Este Menino Jesus parcial sempre me desiludiu.
Já fiz as pazes com ele há muito tempo, mas na minha meninice, confesso que me zanguei algumas vezes.
Sempre me disseram que o Menino Jesus era um ser bom, justo, doce, amável ou não fosse ele, também, uma criança! E não era uma criança qualquer! Era um ser especial, lindo, de formas físicas excecionais, de uma simpatia capaz de conquistar os mais distraídos e cansados da vida. Enfim, o MENINO JESUS era um ser giro por dentro e por fora, de uma simpatia inexcedível. Nisso sempre concordei e levá-lo para casa era uma tentação. A minha simpatia por este ser bom mantém-se até hoje, por isso encontram-se alguns exemplares espalhados pela minha casa, achando sempre que falta mais um em qualquer lugar recôndito.
A sua beleza parece transbordar para além da imagem diminuta e colar-se ao espaço onde se encontra ou até à minha pele. Olhar para ele é pacificar medos, exorcizar fantasmas ou levar para longe o lobo mau que espreita em qualquer esquina da existência humana! Gosto, sinceramente, dele e dialogar com ele continua a ser muto bom! É um antídoto para combater a lágrima ou a tristeza que, às vezes, parece querer sentar-se à mesa comigo!

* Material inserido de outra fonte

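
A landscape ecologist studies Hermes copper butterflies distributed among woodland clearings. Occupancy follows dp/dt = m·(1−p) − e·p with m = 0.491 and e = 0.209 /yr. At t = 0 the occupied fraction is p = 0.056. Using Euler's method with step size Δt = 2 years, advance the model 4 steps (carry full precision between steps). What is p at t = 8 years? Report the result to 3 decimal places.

Update rule: p ← p + [m·(1−p) − e·p]·Δt with Δt = 2.
  1  |  dp/dt·Δt = +0.903600  |  p_1 = 0.959600
  2  |  dp/dt·Δt = -0.361440  |  p_2 = 0.598160
  3  |  dp/dt·Δt = +0.144576  |  p_3 = 0.742736
  4  |  dp/dt·Δt = -0.057830  |  p_4 = 0.684906

0.685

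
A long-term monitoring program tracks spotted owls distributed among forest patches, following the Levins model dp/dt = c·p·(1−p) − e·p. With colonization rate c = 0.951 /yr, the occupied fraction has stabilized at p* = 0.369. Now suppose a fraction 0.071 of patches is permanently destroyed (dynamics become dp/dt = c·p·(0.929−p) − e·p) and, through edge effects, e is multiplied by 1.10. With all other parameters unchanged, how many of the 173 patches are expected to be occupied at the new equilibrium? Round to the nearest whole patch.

41

Balance c(1−p*) = e gives e = 0.951×(1 − 0.36900) = 0.60008.
New p* = 0.929 − e/c = 0.929 − 0.66009/0.95100 = 0.23490.
Expected occupied = 173 × 0.23490 = 40.64 ≈ 41.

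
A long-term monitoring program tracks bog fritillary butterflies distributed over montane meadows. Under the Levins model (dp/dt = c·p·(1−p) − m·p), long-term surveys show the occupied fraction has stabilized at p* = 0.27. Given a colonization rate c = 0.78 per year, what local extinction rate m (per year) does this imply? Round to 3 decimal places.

0.569

At equilibrium c(1−p*) = m.
m = 0.78 × (1 − 0.27) = 0.78 × 0.7300 = 0.5694.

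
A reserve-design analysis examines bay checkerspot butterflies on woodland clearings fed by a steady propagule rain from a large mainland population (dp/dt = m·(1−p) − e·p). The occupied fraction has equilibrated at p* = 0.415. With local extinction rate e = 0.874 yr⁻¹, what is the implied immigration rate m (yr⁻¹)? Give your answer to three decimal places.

At equilibrium m(1−p*) = e·p*, so m = e·p*/(1−p*).
m = 0.874 × 0.415 / 0.5850 = 0.3627/0.5850 = 0.6200.

0.620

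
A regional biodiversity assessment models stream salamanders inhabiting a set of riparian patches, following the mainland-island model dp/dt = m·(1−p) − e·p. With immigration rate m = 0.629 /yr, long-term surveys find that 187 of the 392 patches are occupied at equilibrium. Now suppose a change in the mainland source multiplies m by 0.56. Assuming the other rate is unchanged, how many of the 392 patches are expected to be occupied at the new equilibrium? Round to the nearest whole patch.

Observed p* = 187/392 = 0.47704.
Balance m(1−p*) = e·p* gives e = m(1−p*)/p* = 0.629×0.52296/0.47704 = 0.68955.
New p* = m/(m+e) = 0.35224/(0.35224+0.68955) = 0.33811.
Expected occupied = 392 × 0.33811 = 132.54 ≈ 133.

133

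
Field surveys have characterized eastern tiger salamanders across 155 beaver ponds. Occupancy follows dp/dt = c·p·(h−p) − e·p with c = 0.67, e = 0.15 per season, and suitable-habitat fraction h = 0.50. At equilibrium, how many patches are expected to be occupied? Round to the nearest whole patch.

p* = h − e/c = 0.50 − 0.2239 = 0.2761.
Expected occupied patches = N × p* = 155 × 0.2761 = 42.80 ≈ 43.

43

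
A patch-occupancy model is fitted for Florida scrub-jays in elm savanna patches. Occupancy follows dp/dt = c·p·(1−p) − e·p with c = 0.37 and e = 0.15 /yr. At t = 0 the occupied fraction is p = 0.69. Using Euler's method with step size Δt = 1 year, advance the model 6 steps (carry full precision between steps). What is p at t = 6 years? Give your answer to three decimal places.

Update rule: p ← p + [c·p·(1−p) − e·p]·Δt with Δt = 1.
step 1: Δp = -0.02436, p = 0.66564
step 2: Δp = -0.01750, p = 0.64814
step 3: Δp = -0.01284, p = 0.63530
step 4: Δp = -0.00957, p = 0.62573
step 5: Δp = -0.00721, p = 0.61852
step 6: Δp = -0.00548, p = 0.61305

0.613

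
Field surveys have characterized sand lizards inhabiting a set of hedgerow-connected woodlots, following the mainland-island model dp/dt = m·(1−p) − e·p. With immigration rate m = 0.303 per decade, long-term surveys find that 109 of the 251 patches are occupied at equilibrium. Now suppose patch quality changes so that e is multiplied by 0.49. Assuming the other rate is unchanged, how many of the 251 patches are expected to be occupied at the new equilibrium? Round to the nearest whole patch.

Observed p* = 109/251 = 0.43426.
Balance m(1−p*) = e·p* gives e = m(1−p*)/p* = 0.303×0.56574/0.43426 = 0.39474.
New p* = m/(m+e) = 0.30300/(0.30300+0.19342) = 0.61037.
Expected occupied = 251 × 0.61037 = 153.20 ≈ 153.

153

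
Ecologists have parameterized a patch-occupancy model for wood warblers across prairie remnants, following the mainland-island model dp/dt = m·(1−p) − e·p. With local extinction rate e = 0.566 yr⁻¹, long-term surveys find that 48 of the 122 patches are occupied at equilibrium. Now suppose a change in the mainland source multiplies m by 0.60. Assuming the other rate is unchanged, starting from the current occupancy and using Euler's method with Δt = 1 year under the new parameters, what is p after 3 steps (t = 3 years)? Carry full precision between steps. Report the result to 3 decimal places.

Observed p* = 48/122 = 0.39344.
Balance m(1−p*) = e·p* gives m = e·p*/(1−p*) = 0.566×0.39344/0.60656 = 0.36714.
Starting from p₀ = 0.39344; update p ← p + (dp/dt)·Δt with the new parameters.
  1  |  dp/dt·Δt = -0.089075  |  p_1 = 0.304367
  2  |  dp/dt·Δt = -0.019037  |  p_2 = 0.285330
  3  |  dp/dt·Δt = -0.004069  |  p_3 = 0.281262

0.281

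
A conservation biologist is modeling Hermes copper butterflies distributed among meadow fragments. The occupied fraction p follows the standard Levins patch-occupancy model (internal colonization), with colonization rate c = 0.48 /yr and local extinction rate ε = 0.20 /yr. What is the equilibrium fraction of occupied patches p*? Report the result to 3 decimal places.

Setting dp/dt = 0 and dividing through by p* gives c·(1−p*) = ε.
So p* = 1 − ε/c = 1 − 0.20/0.48 = 1 − 0.4167 = 0.5833.

0.583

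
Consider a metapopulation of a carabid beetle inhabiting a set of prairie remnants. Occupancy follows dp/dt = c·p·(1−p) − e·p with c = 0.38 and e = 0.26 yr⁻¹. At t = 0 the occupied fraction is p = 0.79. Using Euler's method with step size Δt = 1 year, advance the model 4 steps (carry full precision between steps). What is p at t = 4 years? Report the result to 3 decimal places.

Update rule: p ← p + [c·p·(1−p) − e·p]·Δt with Δt = 1.
t = 1: p = 0.79000 + (-0.14236) = 0.64764
t = 2: p = 0.64764 + (-0.08167) = 0.56597
t = 3: p = 0.56597 + (-0.05381) = 0.51217
t = 4: p = 0.51217 + (-0.03822) = 0.47395

0.474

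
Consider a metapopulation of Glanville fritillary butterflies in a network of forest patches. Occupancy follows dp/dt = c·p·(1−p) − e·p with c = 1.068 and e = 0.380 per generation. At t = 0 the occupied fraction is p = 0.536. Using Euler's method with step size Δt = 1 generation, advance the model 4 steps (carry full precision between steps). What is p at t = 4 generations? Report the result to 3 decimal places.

0.642

Update rule: p ← p + [c·p·(1−p) − e·p]·Δt with Δt = 1.
p: 0.53600 → 0.59794  (Δp = +0.06194)
p: 0.59794 → 0.62748  (Δp = +0.02954)
p: 0.62748 → 0.63868  (Δp = +0.01120)
p: 0.63868 → 0.64244  (Δp = +0.00376)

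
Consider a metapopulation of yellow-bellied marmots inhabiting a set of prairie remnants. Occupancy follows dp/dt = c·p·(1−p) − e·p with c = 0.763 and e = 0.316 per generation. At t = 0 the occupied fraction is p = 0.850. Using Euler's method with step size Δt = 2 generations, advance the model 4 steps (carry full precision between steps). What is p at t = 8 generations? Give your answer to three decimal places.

0.586

Update rule: p ← p + [c·p·(1−p) − e·p]·Δt with Δt = 2.
step 1: Δp = -0.34264, p = 0.50736
step 2: Δp = +0.06076, p = 0.56813
step 3: Δp = +0.01536, p = 0.58349
step 4: Δp = +0.00210, p = 0.58559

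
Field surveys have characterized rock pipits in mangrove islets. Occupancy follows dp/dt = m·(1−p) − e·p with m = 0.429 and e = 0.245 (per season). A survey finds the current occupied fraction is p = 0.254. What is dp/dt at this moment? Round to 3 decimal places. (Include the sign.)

Colonization term: m·(1−p) = 0.429×0.7460 = 0.32003.
Extinction term: e·p = 0.06223.
dp/dt = 0.32003 − 0.06223 = 0.25780.

0.258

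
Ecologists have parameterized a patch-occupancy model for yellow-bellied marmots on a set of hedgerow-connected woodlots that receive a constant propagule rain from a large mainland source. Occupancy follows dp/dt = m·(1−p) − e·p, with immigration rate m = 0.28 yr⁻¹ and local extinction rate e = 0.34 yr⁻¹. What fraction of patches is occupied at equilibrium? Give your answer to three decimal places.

At equilibrium the propagule rain into empty patches balances local extinction: m(1−p*) = e·p*.
p* = m/(m+e) = 0.28/(0.28+0.34) = 0.28/0.6200 = 0.4516.

0.452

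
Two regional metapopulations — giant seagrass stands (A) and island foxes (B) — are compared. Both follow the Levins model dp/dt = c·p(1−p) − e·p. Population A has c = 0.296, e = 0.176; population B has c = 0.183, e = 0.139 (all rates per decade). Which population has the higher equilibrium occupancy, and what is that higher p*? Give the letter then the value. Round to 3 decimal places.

A: p*_A = 1 − 0.176/0.296 = 0.4054.
B: p*_B = 1 − 0.139/0.183 = 0.2404.
A is higher at 0.4054.

A, 0.405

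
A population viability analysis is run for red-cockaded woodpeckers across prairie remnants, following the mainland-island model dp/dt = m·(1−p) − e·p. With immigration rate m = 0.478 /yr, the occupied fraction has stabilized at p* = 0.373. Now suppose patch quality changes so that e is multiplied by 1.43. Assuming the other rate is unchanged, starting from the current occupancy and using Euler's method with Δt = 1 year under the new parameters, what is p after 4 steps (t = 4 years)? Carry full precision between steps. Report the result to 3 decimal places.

0.306

Balance m(1−p*) = e·p* gives e = m(1−p*)/p* = 0.478×0.62700/0.37300 = 0.80350.
Starting from p₀ = 0.37300; update p ← p + (dp/dt)·Δt with the new parameters.
step 1: Δp = -0.12887, p = 0.24413
step 2: Δp = +0.08080, p = 0.32493
step 3: Δp = -0.05067, p = 0.27427
step 4: Δp = +0.03177, p = 0.30603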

Mas o MENINO JESUS PARCIAL, também, me acompanhou durante muito tempo. Sempre que chegava o dia 24 de dezembro lá ia eu e o meu irmão colocar o sapatinho junto da lareira, como era solicitado pela minha mãe, para que o MENINO JESUS, durante a noite, se lembrasse de nós! E, de facto, nunca se esqueceu!
Essa noite era mal dormida a pensar naquilo que o MENINO JESUS nos podia ofertar. Confesso que sempre tinha a esperança que ele melhorasse o número de presentes, porém isso não acontecia para meu desconsolo! Nisso era muito certeiro! Connosco sempre foi muito comedido, parco nos gastos. E enquanto não conversava com os meus vizinhos também não reclamava, o pior era quando ouvia a outra criançada enumerar o que o MENINO JESUS lhe tinha ofertado. Aí era um rol de ciúmes, porque a lista dos produtos era muito mais dilatada do que a nossa. Na minha cabeça de criança não cabia um MENINO JESUS parcial, injusto que tratava os miúdos de forma tão diferente! Isto era contra tudo o que me ensinavam sobre este ser tão bonito! O paradoxo coabitou comigo e só se desfez quando percebi que o MENINO JESUS era a minha mãe.
Bem, confesso-vos que a desilusão foi brutal, porque este ser belo nunca descera pela chaminé. Afinal, não era o MENINO JESUS que se lembrava de nós, mas, sim, a minha mãe. Não queria já saber do MENINO JESUS injusto, só queria que ele se continuasse a lembrar de nós e isso não ia voltar a acontecer.
A injusta, agora, era a minha mãe? Não, claro que não. Na verdade, ela dava-nos tudo quanto nos fazia falta e, eventualmente, um pouco mais. A minha mãe nunca esperou pelo Natal para nos presentear. Os presentes surgiam sempre que ela achasse que era o momento de receber uns sapatos novos, uma camisola nova, um casaco novo. Falo da minha mãe, porque estas tarefas eram da sua responsabilidade. O meu pai nunca se intrometeu nas suas decisões. Outros tempos, talvez!
Mãe, Pai, OBRIGADA, por nos terem dado o essencial e, tantas vezes, o supérfluo. OBRIGADA, Mãe, Pai, por nos terem dado tanto e não estou apenas a falar do lado económico, mas, sim, dos valores e, especialmente, dos afetos.
MENINO JESUS, obrigada por tudo o que me tens dado de bom ou de menos bom. Já percebi: o caminho faz-se a rasgar montanhas ou a percorrer planícies; a rir ou a chorar; a abrir ou a fechar portas!
Um FELIZ NATAL para todos com um MENINO JESUS à vossa medida.